Like a high-speed French train with wings
Looks a bit like a small DC8 (younger readers will need to research this)-especially in Alitalia colours-but without the nostrils. It’s Brazilian, so all Embraer destination airports are required to shave the grass either side of the runway.

Look! The wings are not swept back very sharply at all.

Oh shit, just noticed the engines are a bit squashed on the E190 too. But the underside is still far less flat than a 737’s. Also the underside of the pilots’ windscreens are all on the same level.
Bombardier C-Series
Fairly rare this, especially as it has now been bought by Airbus and is now the Airbus 220. Visual clue is a little cat-flap at the bottom of the tailplane. Probably with some Swiss Cheese nearby. Or it could be an APU inlet. Despite this being a very new aircraft, it sounds like a 1950 vacuum cleaner when reverse thrust is applied.
Nice curved nose like a dog or de Havilland Comet.
Fokker 50
Reminiscent of the 1950s- era Fokker Friendship.

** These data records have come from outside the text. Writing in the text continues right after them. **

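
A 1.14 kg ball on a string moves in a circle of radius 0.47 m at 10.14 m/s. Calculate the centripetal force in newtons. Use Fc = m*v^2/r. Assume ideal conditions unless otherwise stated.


Fc = m * v^2 / r
v^2 = 10.14^2 = 102.8196
Fc = 1.14 * 102.8196 / 0.47
Fc = 117.2143 / 0.47 = 249.3922 N

249.3922 N


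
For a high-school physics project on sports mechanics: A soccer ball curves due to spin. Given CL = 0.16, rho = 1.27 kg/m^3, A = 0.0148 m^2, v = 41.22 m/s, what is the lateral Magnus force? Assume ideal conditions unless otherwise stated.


FM = 0.5 * CL * rho * A * v^2
FM = 0.5 * 0.16 * 1.27 * 0.0148 * 41.22^2
v^2 = 1699.0884
FM = 0.5 * 0.16 * 1.27 * 0.0148 * 1699.0884 = 2.5549 N

2.5549 N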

Mainly because it is a 1950s Fokker Friendship but the engines are different. And it has two nosewheels instead of one.
Handley-Page HP 42
One of the first successful airliners (cue Twitterstorm), this one knew what it was doing. Flying regularly from Croydon to Paris. There was no HP42 NewGen, Neo, Excel, or other such nonsense. The only modification was that the First Officer had to bring in the flagpole carrying the Ensign, before the aircraft took off. This machine also had a revolutionary Head-Up Display: The pilot’s looked up and checked that they were still following the Reigate-Ashford railway line, and thus pointing the correct way to Paris. Smoked Salmon sandwiches with the Captain. Ok, that doesn’t help you identify it, but there’s none left anyway. Just showing you what we’re missing……..
A lot of the others
If in doubt it’s probably one of the smaller Airbuses or a 737.
A320 family
Despite the best attempts by scientists no one can really tell an Airbus A318 from an A319, A320 or A320…and there’s even an A321. If you can read and recall just one of the following points you’re ahead of the pack (whether it’s a pack you’d let into your home remains a valid concern) .

A321 has four passenger doors and has sensible proportions. ‘Four lovely doors are lots of fun, this must a 321.’

As the rhyme says ‘Two emergency doors above the wing are plenty, this must be an A320.’

A319 – Rhyme ‘One emergency exit can be seen, between the two passenger doors of an A319.’

“Tiny and cute as a pug in heaven, windows forward only 11” The Rhyme for the A318 refers to the fact that moving forward from (but not including) the overwing emergency door there is 11 windows. It is very short and very cute with puppyish proportions. The two pictures above are not to scale, the A318 is shorter.